Toujours aussi absurde, mais plus mélodieux, le chanteur français Philippe Katerine publie Magnum, un douzième album porté par son credo: «Surtout ne soyez pas vous-même», dit-il à l'AFP.

Dès la pochette, le décor - kitsch - est planté: Katerine pose en robe de chambre en satin, saxophone en main, devant une plage paradisiaque baignée d'un coucher de soleil orangé.

SebastiAn, un des fers de lance de l'électro française qui a produit et co-composé le disque, a imaginé pour Katerine la bande-son d'une soirée d'après-plage, entre disco italienne et pop lascive.

«Je voulais changer complètement de son.

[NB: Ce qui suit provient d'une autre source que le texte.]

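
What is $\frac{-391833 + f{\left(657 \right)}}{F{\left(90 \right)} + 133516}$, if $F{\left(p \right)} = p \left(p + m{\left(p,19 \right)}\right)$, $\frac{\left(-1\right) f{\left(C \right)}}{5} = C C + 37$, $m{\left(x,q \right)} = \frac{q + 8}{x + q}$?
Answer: $- \frac{277978667}{15438574} \approx -18.005$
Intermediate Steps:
$m{\left(x,q \right)} = \frac{8 + q}{q + x}$
$f{\left(C \right)} = -185 - 5 C^{2}$ ($f{\left(C \right)} = - 5 \left(C C + 37\right) = - 5 \left(C^{2} + 37\right) = - 5 \left(37 + C^{2}\right) = -185 - 5 C^{2}$)
$F{\left(p \right)} = p \left(p + \frac{27}{19 + p}\right)$ ($F{\left(p \right)} = p \left(p + \frac{8 + 19}{19 + p}\right) = p \left(p + \frac{1}{19 + p} 27\right) = p \left(p + \frac{27}{19 + p}\right)$)
$\frac{-391833 + f{\left(657 \right)}}{F{\left(90 \right)} + 133516} = \frac{-391833 - \left(185 + 5 \cdot 657^{2}\right)}{\frac{90 \left(27 + 90 \left(19 + 90\right)\right)}{19 + 90} + 133516} = \frac{-391833 - 2158430}{\frac{90 \left(27 + 90 \cdot 109\right)}{109} + 133516} = \frac{-391833 - 2158430}{90 \cdot \frac{1}{109} \left(27 + 9810\right) + 133516} = \frac{-391833 - 2158430}{90 \cdot \frac{1}{109} \cdot 9837 + 133516} = - \frac{2550263}{\frac{885330}{109} + 133516} = - \frac{2550263}{\frac{15438574}{109}} = \left(-2550263\right) \frac{109}{15438574} = - \frac{277978667}{15438574}$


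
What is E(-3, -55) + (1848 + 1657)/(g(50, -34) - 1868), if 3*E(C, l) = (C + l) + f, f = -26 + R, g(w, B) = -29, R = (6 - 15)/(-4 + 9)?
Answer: -288796/9485 ≈ -30.448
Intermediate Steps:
R = -9/5 ≈ -1.8000
f = -139/5 (f = -26 - 9/5 = -139/5 ≈ -27.800)
E(C, l) = -139/15 + C/3 + l/3 (E(C, l) = ((C + l) - 139/5)/3 = (-139/5 + C + l)/3 = -139/15 + C/3 + l/3)
E(-3, -55) + (1848 + 1657)/(g(50, -34) - 1868) = (-139/15 + (1/3)*(-3) + (1/3)*(-55)) + (1848 + 1657)/(-29 - 1868) = (-139/15 - 1 - 55/3) + 3505/(-1897) = -143/5 + 3505*(-1/1897) = -143/5 - 3505/1897 = -288796/9485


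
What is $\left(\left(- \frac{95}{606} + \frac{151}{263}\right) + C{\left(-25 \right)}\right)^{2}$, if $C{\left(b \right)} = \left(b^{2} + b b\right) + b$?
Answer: $\frac{38143875453494041}{25401346884} \approx 1.5016 \cdot 10^{6}$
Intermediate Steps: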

Sur les derniers disques, je souffrais un peu de ne pas chanter des mélodies, ce que j'adore. Là, j'ai pris plaisir à chanter de façon un petit peu sentimentale», raconte le chanteur.

À ses débuts dans les années 90, Philippe Katerine avait exploré une veine musicale très délicate, inspirée de la bossa, comme sur le délicieux Mon coeur balance ou le mélancolique Copenhague.

Puis, le chanteur s'est tourné vers un univers de plus en plus décalé, culminant avec les succès Louxor, j'adore et 100% VIP.

En 2010, son dernier disque, Philippe Katerine, poussait au bout cette logique en faisant cohabiter collages sonores, références scatologiques et humour absurde.

«Je crois que j'étais embarqué dans des concepts qu'il m'intéressait d'explorer». Mais «à un moment donné j'ai eu l'impression d'être dans une impasse», confie-t-il.

Avec Magnum, Philippe Katerine voulait faire un disque «confortable», avec «une tendresse» qui reflète sa situation personnelle.

Le chanteur est en couple avec l'actrice Julie Depardieu, avec qui il a eu deux enfants.

Danse avec des poussins géants

«C'est un moment de bonheur dans ma vie. C'est complètement con à avouer, mais c'est vrai qu'à un moment donné, on se dit «je n'aimerais pas être à la place de quelqu'un d'autre»», confie-t-il.

Si l'ensemble baigne dans la «douceur», l'album et plus encore le film qui l'accompagne sont cependant fidèles à l'univers délirant du chanteur.

Philippe Katerine mange des crèmes glacées et boit des magnums de champagne nu sur sur la plage, danse avec des poussins géants, chante ses «grosses couilles» ou son sentiment d'être «une frite dans un cornet de frites».

«Surtout ne soyez pas vous-même», conseille-t-il à l'auditeur.

«Ne pas être soi-même, c'est le point de départ du romanesque et c'est ce que j'aime: faire de sa propre vie une fiction, en tout cas dans les disques», explique-t-il.

«Les gens me prennent pour un fou, mais on est tous fous quelque part. La chanson, c'est un bon endroit pour exprimer sa folie, alors que dans la rue ou dans la vie, c'est très difficile», ajoute le chanteur, «surpris» que certains se sentent «agressés» par sa musique ou le voient comme un provocateur.

«Ce n'est ni mon goût, ni ma personnalité», affirme-t-il de sa voix douce et posée.

D'ailleurs, les textes absurdes de ses chansons naissent souvent de conversations de la vie courante attrapées au vol dans les bistros, façon Brève de comptoir.

«Sur Magnum une chanson comme Les dictateurs est née comme ça: j'ai entendu un gars dans un bar qui disait «J'ai vu une photo d'Hitler quand il était petit, c'était un superbe bébé»», explique-t-il.

Décidément les pieds sur terre, Philippe Katerine a choisi de ne pas faire de tournée pour défendre ce nouvel album, histoire de ne pas s'éloigner de ses jeunes enfants.

«Je ne me sens pas de partir. Être dans un bus de tournée, en ce moment, ce n'est pas ma place», dit-il.